Ветерок волнами шевелил пшеницу, насыщая воздух крепкими, тягучими запахами.
– У меня к вам дело, Ефим Максимович, – тихо произнесла Маруся, решившись нарушить степной покой.
– Говори.
– Я приехала к вам не только газету читать… – Маруся старалась подыскать нужные слова. – А вы, конечно, устали…
– Да не тяни ты, ей-богу! – Кривоцуп вдруг заподозрил недоброе: – Может, дома что?
– Дома у вас все благополучно. Я приехала от Василия.
– Догадался.
– У Василия не ладится, Ефим Максимович.
– Не ладится – наладят.
– Ничего не получается.
– В МТС. «Техничку» вышлют.
– Обещали завтра к обеду. А комбайн будет стоять.
– Не моя забота.
– Конечно, у каждого человека свои заботы, – волнуясь, продолжала Маруся. – У каждого свое, будь то министр или комбайнер. Но ведь вас двое! Комбайнеров! Не свое поле косите… Он молодой комбайнер…
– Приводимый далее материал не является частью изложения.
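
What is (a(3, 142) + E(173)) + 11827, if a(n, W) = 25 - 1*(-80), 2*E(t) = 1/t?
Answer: 4128473/346 ≈ 11932.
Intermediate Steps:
E(t) = 1/(2*t)
a(n, W) = 105 (a(n, W) = 25 + 80 = 105)
(a(3, 142) + E(173)) + 11827 = (105 + (½)/173) + 11827 = (105 + (½)*(1/173)) + 11827 = (105 + 1/346) + 11827 = 36331/346 + 11827 = 4128473/346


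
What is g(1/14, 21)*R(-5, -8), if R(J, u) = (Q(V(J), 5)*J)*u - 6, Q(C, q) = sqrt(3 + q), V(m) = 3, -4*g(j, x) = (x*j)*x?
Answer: 189/4 - 630*sqrt(2) ≈ -843.70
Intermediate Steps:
g(j, x) = -j*x**2/4 (g(j, x) = -x*j*x/4 = -j*x*x/4 = -j*x**2/4)
R(J, u) = -6 + 2*J*u*sqrt(2) (R(J, u) = (sqrt(3 + 5)*J)*u - 6 = (sqrt(8)*J)*u - 6 = ((2*sqrt(2))*J)*u - 6 = (2*J*sqrt(2))*u - 6 = 2*J*u*sqrt(2) - 6 = -6 + 2*J*u*sqrt(2))
g(1/14, 21)*R(-5, -8) = (-1/4*21**2/14)*(-6 + 2*(-5)*(-8)*sqrt(2)) = (-1/4*1/14*441)*(-6 + 80*sqrt(2)) = -63*(-6 + 80*sqrt(2))/8 = 189/4 - 630*sqrt(2)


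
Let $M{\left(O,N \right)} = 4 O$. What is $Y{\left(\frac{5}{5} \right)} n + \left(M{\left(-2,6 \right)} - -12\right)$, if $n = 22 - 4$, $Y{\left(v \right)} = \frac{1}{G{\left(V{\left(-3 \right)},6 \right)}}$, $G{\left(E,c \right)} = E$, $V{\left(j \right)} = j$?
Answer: $-2$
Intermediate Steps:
$Y{\left(v \right)} = - \frac{1}{3}$ ($Y{\left(v \right)} = \frac{1}{-3} = - \frac{1}{3}$)
$n = 18$ ($n = 22 - 4 = 18$)
$Y{\left(\frac{5}{5} \right)} n + \left(M{\left(-2,6 \right)} - -12\right) = \left(- \frac{1}{3}\right) 18 + \left(4 \left(-2\right) - -12\right) = -6 + \left(-8 + 12\right) = -6 + 4 = -2$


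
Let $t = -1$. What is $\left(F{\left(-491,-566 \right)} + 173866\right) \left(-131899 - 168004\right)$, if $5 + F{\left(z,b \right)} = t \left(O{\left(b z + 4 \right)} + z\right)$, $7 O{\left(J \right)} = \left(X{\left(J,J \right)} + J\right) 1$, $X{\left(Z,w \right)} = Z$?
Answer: $- \frac{199328729532}{7} \approx -2.8476 \cdot 10^{10}$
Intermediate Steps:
$O{\left(J \right)} = \frac{2 J}{7}$ ($O{\left(J \right)} = \frac{\left(J + J\right) 1}{7} = \frac{2 J 1}{7} = \frac{2 J}{7}$)
$F{\left(z,b \right)} = - \frac{43}{7} - z - \frac{2 b z}{7}$ ($F{\left(z,b \right)} = -5 - \left(\frac{2 \left(b z + 4\right)}{7} + z\right) = -5 - \left(\frac{2 \left(4 + b z\right)}{7} + z\right) = -5 - \left(\left(\frac{8}{7} + \frac{2 b z}{7}\right) + z\right) = -5 - \left(\frac{8}{7} + z + \frac{2 b z}{7}\right) = - \frac{43}{7} - z - \frac{2 b z}{7}$)
$\left(F{\left(-491,-566 \right)} + 173866\right) \left(-131899 - 168004\right) = \left(\left(- \frac{43}{7} - -491 - \left(- \frac{1132}{7}\right) \left(-491\right)\right) + 173866\right) \left(-131899 - 168004\right) = \left(\left(- \frac{43}{7} + 491 - \frac{555812}{7}\right) + 173866\right) \left(-299903\right) = \left(- \frac{552418}{7} + 173866\right) \left(-299903\right) = \frac{664644}{7} \left(-299903\right) = - \frac{199328729532}{7}$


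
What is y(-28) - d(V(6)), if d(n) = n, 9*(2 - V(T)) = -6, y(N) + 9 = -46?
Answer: -173/3 ≈ -57.667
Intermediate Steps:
y(N) = -55 (y(N) = -9 - 46 = -55)
V(T) = 8/3 (V(T) = 2 - ⅑*(-6) = 2 + ⅔ = 8/3)
y(-28) - d(V(6)) = -55 - 1*8/3 = -55 - 8/3 = -173/3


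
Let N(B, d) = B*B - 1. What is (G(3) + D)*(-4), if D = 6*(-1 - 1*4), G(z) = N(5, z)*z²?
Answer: -744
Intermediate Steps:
N(B, d) = -1 + B² (N(B, d) = B² - 1 = -1 + B²)
G(z) = 24*z² (G(z) = (-1 + 5²)*z² = (-1 + 25)*z² = 24*z²)
D = -30 (D = 6*(-1 - 4) = 6*(-5) = -30)
(G(3) + D)*(-4) = (24*3² - 30)*(-4) = (24*9 - 30)*(-4) = (216 - 30)*(-4) = 186*(-4) = -744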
– Молодой, да прыткий. – Кривоцуп обронил недобрый смешок. – Язык не то что мотовило – всегда лопасти на месте.
– Радости у вас никакой нет от вашего труда. – Маруся взволнованно повысила голос. – Нет радости! Все будет хорошо: и план, и проценты, а похвалы не будет!
– От кого же это?
– От самого себя! – Маруся уже наступала. – Как вам не стыдно! Что же вы чувствуете, Ефим Максимович, когда со своей совестью наедине остаетесь? Не стыдно вам?
– Чего кричишь, а? Гришка, иди к комбайну. Видишь, сменщики едут. Иди, иди…
– Не знаю, какие у вас личные отношения с Василием, а только дело общее. Какой же вы жестокий и нехороший!
Девушка говорила еще что-то, горячо и быстро. Намолчавшись и наробевшись вдоволь, она теперь отводила душу. Сейчас она уже не подыскивала нужные слова, а говорила все, что чувствовала.
Подъехали сменщики. Григорий громко разговаривал с какой-то теткой Еленой. Завели трактор. Пучок электрического света скользнул по пшенице, как по стенке, и перебрался дальше. На звеньевых участках подняли на шестах фонари. Проурчал подошедший для разбунке-ровки грузовик.
Все налаживалось для продолжения работы.
Можно было отдохнуть старому Кривоцупу. И нечего таиться, годы сказывались, мечтал он об отдыхе.
Но где-то попал в беду молодой паренек; задиристый, а все-таки достойный. И чего раскричалась Маруська? Что он, Кривоцуп, сам не понимает, что надо помогать друг другу?